Correct Answer: cancer

Explanation:


Introduction / Context:
Environmental and occupational health regulations classify substances by hazard class. Carcinogens are agents that increase the incidence of malignant tumors or cancer-related mortality. Recognizing this specific risk differentiates them from irritants, asphyxiants, sensitizers, and other toxicants.


Given Data / Assumptions:

  • “Carcinogenic” refers to established or suspected ability to cause cancer.
  • Exposure scenarios can be inhalation, ingestion, dermal, or combined.

Concept / Approach:
Carcinogenesis involves DNA damage, mutagenesis, or epigenetic changes that lead to uncontrolled cell growth. While a carcinogen may also cause acute irritation or dermatitis, its defining hazard is increased cancer risk, often with latency periods of years or decades.


Step-by-Step Solution:

Match hazard class to health outcome: “carcinogenic” → “cancer.”Exclude acute outcomes that do not define carcinogenicity (asphyxiation, asthma, dermatitis).

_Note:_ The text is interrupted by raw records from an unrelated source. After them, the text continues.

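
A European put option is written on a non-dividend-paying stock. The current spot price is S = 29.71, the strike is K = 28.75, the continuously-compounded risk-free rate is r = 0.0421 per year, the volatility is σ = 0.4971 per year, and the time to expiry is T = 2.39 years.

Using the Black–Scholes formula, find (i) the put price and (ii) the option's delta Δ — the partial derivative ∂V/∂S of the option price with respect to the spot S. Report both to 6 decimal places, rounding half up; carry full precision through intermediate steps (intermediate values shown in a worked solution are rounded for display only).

price = 6.597170
Δ = -0.288450

σ√T = 0.4971·√2.39 = 0.768498
d₁ = (ln(S/K) + (r+σ²/2)T) / (σ√T) = (ln(29.71/28.75) + (0.0421+0.4971²/2)·2.39) / 0.768498 = (0.032846 + 0.395914) / 0.768498 = 0.557919
d₂ = d₁ − σ√T = 0.557919 − 0.768498 = -0.210579
e^{−rT} = e^{−0.0421·2.39} = 0.904277
N(−d₁) = 0.288450,  N(−d₂) = 0.583392
Put price V = K·e^{−rT}·N(−d₂) − S·N(−d₁) = 15.167016 − 8.569847 = 6.597170
Δ = −N(−d₁) = -0.288450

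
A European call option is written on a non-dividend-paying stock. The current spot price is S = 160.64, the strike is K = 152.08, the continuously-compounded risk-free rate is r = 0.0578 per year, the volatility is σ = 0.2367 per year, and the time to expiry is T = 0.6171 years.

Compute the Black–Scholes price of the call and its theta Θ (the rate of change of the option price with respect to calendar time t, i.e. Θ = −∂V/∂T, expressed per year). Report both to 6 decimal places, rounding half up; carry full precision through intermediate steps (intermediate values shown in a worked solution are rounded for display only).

σ√T = 0.2367·√0.6171 = 0.185941
d₁ = (ln(S/K) + (r+σ²/2)T) / (σ√T) = (ln(160.64/152.08) + (0.0578+0.2367²/2)·0.6171) / 0.185941 = (0.054759 + 0.052955) / 0.185941 = 0.579293
d₂ = d₁ − σ√T = 0.579293 − 0.185941 = 0.393352
e^{−rT} = e^{−0.0578·0.6171} = 0.964960
N(d₁) = 0.718804,  N(d₂) = 0.652970
Call price V = S·N(d₁) − K·e^{−rT}·N(d₂) = 115.468739 − 95.824139 = 19.644600
φ(d₁) = (1/√(2π))·e^{−d₁²/2} = 0.337318
Θ = −S·φ(d₁)·σ/(2√T) − r·K·e^{−rT}·N(d₂) = −8.163639 − 5.538635 = -13.702274

price = 19.644600
Θ = -13.702274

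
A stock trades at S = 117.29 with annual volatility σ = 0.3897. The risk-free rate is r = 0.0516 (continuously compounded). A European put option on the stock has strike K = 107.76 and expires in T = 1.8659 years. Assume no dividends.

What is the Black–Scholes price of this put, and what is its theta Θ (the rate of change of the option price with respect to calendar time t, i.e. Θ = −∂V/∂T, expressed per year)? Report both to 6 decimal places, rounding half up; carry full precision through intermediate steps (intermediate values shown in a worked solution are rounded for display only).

σ√T = 0.3897·√1.8659 = 0.532322
d₁ = (ln(S/K) + (r+σ²/2)T) / (σ√T) = (ln(117.29/107.76) + (0.0516+0.3897²/2)·1.8659) / 0.532322 = (0.084743 + 0.237964) / 0.532322 = 0.606225
d₂ = d₁ − σ√T = 0.606225 − 0.532322 = 0.073902
e^{−rT} = e^{−0.0516·1.8659} = 0.908209
N(−d₁) = 0.272183,  N(−d₂) = 0.470544
Put price V = K·e^{−rT}·N(−d₂) − S·N(−d₁) = 46.051496 − 31.924318 = 14.127179
φ(d₁) = (1/√(2π))·e^{−d₁²/2} = 0.331976
Θ = −S·φ(d₁)·σ/(2√T) + r·K·e^{−rT}·N(−d₂) = −5.554230 + 2.376257 = -3.177973

price = 14.127179
Θ = -3.177973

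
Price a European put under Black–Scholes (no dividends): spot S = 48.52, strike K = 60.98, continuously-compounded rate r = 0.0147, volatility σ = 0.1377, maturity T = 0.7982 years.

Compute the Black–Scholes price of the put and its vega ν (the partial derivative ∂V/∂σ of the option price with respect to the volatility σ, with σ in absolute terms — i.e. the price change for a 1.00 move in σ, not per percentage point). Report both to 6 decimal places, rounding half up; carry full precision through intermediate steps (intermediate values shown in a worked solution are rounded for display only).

price = 11.852819
ν = 4.069699

σ√T = 0.1377·√0.7982 = 0.123024
d₁ = (ln(S/K) + (r+σ²/2)T) / (σ√T) = (ln(48.52/60.98) + (0.0147+0.1377²/2)·0.7982) / 0.123024 = (-0.228570 + 0.019301) / 0.123024 = -1.701041
d₂ = d₁ − σ√T = -1.701041 − 0.123024 = -1.824065
e^{−rT} = e^{−0.0147·0.7982} = 0.988335
N(−d₁) = 0.955532,  N(−d₂) = 0.965929
Put price V = K·e^{−rT}·N(−d₂) − S·N(−d₁) = 58.215249 − 46.362431 = 11.852819
φ(d₁) = (1/√(2π))·e^{−d₁²/2} = 0.093883
ν = S·φ(d₁)·√T = 4.069699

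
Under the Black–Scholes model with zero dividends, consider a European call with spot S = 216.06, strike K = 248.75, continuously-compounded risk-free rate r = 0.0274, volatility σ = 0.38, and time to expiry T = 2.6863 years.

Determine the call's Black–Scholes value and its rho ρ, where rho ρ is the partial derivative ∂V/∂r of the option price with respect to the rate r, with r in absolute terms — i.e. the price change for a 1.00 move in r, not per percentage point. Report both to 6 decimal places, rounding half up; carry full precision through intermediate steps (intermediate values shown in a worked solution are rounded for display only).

σ√T = 0.38·√2.6863 = 0.622818
d₁ = (ln(S/K) + (r+σ²/2)T) / (σ√T) = (ln(216.06/248.75) + (0.0274+0.38²/2)·2.6863) / 0.622818 = (-0.140892 + 0.267555) / 0.622818 = 0.203371
d₂ = d₁ − σ√T = 0.203371 − 0.622818 = -0.419446
e^{−rT} = e^{−0.0274·2.6863} = 0.929039
N(d₁) = 0.580578,  N(d₂) = 0.337445
Call price V = S·N(d₁) − K·e^{−rT}·N(d₂) = 125.439597 − 77.983019 = 47.456579
ρ = K·T·e^{−rT}·N(d₂) = 209.485783

price = 47.456579
ρ = 209.485783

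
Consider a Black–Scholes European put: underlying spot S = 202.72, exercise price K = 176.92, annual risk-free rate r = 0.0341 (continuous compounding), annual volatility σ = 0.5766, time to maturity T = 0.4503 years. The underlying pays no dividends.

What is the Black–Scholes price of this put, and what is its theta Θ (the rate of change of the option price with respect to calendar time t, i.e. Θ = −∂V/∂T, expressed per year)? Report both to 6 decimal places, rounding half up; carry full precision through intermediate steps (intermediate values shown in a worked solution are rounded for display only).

price = 16.819805
Θ = -26.777440

σ√T = 0.5766·√0.4503 = 0.386924
d₁ = (ln(S/K) + (r+σ²/2)T) / (σ√T) = (ln(202.72/176.92) + (0.0341+0.5766²/2)·0.4503) / 0.386924 = (0.136128 + 0.090210) / 0.386924 = 0.584969
d₂ = d₁ − σ√T = 0.584969 − 0.386924 = 0.198045
e^{−rT} = e^{−0.0341·0.4503} = 0.984762
N(−d₁) = 0.279284,  N(−d₂) = 0.421505
Put price V = K·e^{−rT}·N(−d₂) − S·N(−d₁) = 73.436341 − 56.616536 = 16.819805
φ(d₁) = (1/√(2π))·e^{−d₁²/2} = 0.336206
Θ = −S·φ(d₁)·σ/(2√T) + r·K·e^{−rT}·N(−d₂) = −29.281619 + 2.504179 = -26.777440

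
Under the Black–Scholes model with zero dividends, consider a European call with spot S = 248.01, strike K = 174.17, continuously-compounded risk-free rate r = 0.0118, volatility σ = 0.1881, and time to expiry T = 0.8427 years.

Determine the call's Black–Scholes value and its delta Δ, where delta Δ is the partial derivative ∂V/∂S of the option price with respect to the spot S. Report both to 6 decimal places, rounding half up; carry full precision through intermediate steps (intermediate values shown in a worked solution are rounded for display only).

σ√T = 0.1881·√0.8427 = 0.172673
d₁ = (ln(S/K) + (r+σ²/2)T) / (σ√T) = (ln(248.01/174.17) + (0.0118+0.1881²/2)·0.8427) / 0.172673 = (0.353437 + 0.024852) / 0.172673 = 2.190779
d₂ = d₁ − σ√T = 2.190779 − 0.172673 = 2.018106
e^{−rT} = e^{−0.0118·0.8427} = 0.990105
N(d₁) = 0.985766,  N(d₂) = 0.978210
Call price V = S·N(d₁) − K·e^{−rT}·N(d₂) = 244.479852 − 168.689026 = 75.790826
Δ = N(d₁) = 0.985766

price = 75.790826
Δ = 0.985766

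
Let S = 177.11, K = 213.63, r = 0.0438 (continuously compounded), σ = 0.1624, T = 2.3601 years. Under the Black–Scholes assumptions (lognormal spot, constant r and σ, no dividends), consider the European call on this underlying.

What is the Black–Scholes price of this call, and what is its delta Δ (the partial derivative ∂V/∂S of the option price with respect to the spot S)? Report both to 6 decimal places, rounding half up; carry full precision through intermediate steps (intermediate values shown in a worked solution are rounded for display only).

price = 11.610915
Δ = 0.415916

σ√T = 0.1624·√2.3601 = 0.249489
d₁ = (ln(S/K) + (r+σ²/2)T) / (σ√T) = (ln(177.11/213.63) + (0.0438+0.1624²/2)·2.3601) / 0.249489 = (-0.187475 + 0.134495) / 0.249489 = -0.212353
d₂ = d₁ − σ√T = -0.212353 − 0.249489 = -0.461842
e^{−rT} = e^{−0.0438·2.3601} = 0.901791
N(d₁) = 0.415916,  N(d₂) = 0.322097
Call price V = S·N(d₁) − K·e^{−rT}·N(d₂) = 73.662828 − 62.051913 = 11.610915
Δ = N(d₁) = 0.415916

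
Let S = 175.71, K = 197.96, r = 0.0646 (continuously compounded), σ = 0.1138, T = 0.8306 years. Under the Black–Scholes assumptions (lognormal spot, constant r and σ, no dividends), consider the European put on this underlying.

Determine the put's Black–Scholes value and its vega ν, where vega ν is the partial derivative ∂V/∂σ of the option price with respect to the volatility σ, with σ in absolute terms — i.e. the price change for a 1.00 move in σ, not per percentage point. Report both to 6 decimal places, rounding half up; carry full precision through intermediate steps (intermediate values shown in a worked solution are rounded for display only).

price = 14.918797
ν = 53.982766

σ√T = 0.1138·√0.8306 = 0.103714
d₁ = (ln(S/K) + (r+σ²/2)T) / (σ√T) = (ln(175.71/197.96) + (0.0646+0.1138²/2)·0.8306) / 0.103714 = (-0.119230 + 0.059035) / 0.103714 = -0.580393
d₂ = d₁ − σ√T = -0.580393 − 0.103714 = -0.684107
e^{−rT} = e^{−0.0646·0.8306} = 0.947757
N(−d₁) = 0.719175,  N(−d₂) = 0.753046
Put price V = K·e^{−rT}·N(−d₂) − S·N(−d₁) = 141.285073 − 126.366276 = 14.918797
φ(d₁) = (1/√(2π))·e^{−d₁²/2} = 0.337103
ν = S·φ(d₁)·√T = 53.982766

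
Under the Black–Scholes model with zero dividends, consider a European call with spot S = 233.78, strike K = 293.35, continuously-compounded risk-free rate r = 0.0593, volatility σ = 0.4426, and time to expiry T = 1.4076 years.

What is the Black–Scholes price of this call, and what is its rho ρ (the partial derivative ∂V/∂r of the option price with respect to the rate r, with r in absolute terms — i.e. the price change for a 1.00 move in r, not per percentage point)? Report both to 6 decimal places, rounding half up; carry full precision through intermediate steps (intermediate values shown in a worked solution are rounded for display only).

price = 36.002088
ρ = 112.446703

σ√T = 0.4426·√1.4076 = 0.525111
d₁ = (ln(S/K) + (r+σ²/2)T) / (σ√T) = (ln(233.78/293.35) + (0.0593+0.4426²/2)·1.4076) / 0.525111 = (-0.226986 + 0.221341) / 0.525111 = -0.010749
d₂ = d₁ − σ√T = -0.010749 − 0.525111 = -0.535860
e^{−rT} = e^{−0.0593·1.4076} = 0.919918
N(d₁) = 0.495712,  N(d₂) = 0.296028
Call price V = S·N(d₁) − K·e^{−rT}·N(d₂) = 115.887498 − 79.885410 = 36.002088
ρ = K·T·e^{−rT}·N(d₂) = 112.446703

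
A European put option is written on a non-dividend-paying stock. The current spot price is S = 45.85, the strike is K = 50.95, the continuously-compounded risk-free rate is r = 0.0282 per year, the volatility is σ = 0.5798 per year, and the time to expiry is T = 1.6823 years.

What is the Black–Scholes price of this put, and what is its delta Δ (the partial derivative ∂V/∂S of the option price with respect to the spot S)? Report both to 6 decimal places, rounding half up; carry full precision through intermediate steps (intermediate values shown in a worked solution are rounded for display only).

price = 15.248580
Δ = -0.382528

σ√T = 0.5798·√1.6823 = 0.752021
d₁ = (ln(S/K) + (r+σ²/2)T) / (σ√T) = (ln(45.85/50.95) + (0.0282+0.5798²/2)·1.6823) / 0.752021 = (-0.105470 + 0.330209) / 0.752021 = 0.298847
d₂ = d₁ − σ√T = 0.298847 − 0.752021 = -0.453174
e^{−rT} = e^{−0.0282·1.6823} = 0.953667
N(−d₁) = 0.382528,  N(−d₂) = 0.674788
Put price V = K·e^{−rT}·N(−d₂) − S·N(−d₁) = 32.787511 − 17.538930 = 15.248580
Δ = −N(−d₁) = -0.382528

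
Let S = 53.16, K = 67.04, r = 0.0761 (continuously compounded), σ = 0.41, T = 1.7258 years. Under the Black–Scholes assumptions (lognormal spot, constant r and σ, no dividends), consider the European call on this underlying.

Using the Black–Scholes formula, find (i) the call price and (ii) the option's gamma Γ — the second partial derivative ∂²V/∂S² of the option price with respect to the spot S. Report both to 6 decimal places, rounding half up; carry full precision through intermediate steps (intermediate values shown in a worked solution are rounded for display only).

price = 9.270982
Γ = 0.013886

σ√T = 0.41·√1.7258 = 0.538616
d₁ = (ln(S/K) + (r+σ²/2)T) / (σ√T) = (ln(53.16/67.04) + (0.0761+0.41²/2)·1.7258) / 0.538616 = (-0.231983 + 0.276387) / 0.538616 = 0.082440
d₂ = d₁ − σ√T = 0.082440 − 0.538616 = -0.456176
e^{−rT} = e^{−0.0761·1.7258} = 0.876925
N(d₁) = 0.532852,  N(d₂) = 0.324132
Call price V = S·N(d₁) − K·e^{−rT}·N(d₂) = 28.326397 − 19.055415 = 9.270982
φ(d₁) = (1/√(2π))·e^{−d₁²/2} = 0.397589
Γ = φ(d₁) / (S·σ·√T) = 0.013886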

Verification / Alternative check:
Regulatory lists (IARC, EPA, REACH) explicitly tie “carcinogen” designation to cancer risk, not to other endpoints.


Why Other Options Are Wrong:

Dermatitis: Characteristic of irritants or sensitizers, not the defining trait of carcinogens.Asphyxiation: Related to oxygen displacement or CO exposure, not carcinogenicity.Asthma: Result of respiratory sensitizers or irritants.

Common Pitfalls:
Confusing “toxic” with “carcinogenic.” Toxicity is broad; carcinogenicity is a specific chronic endpoint.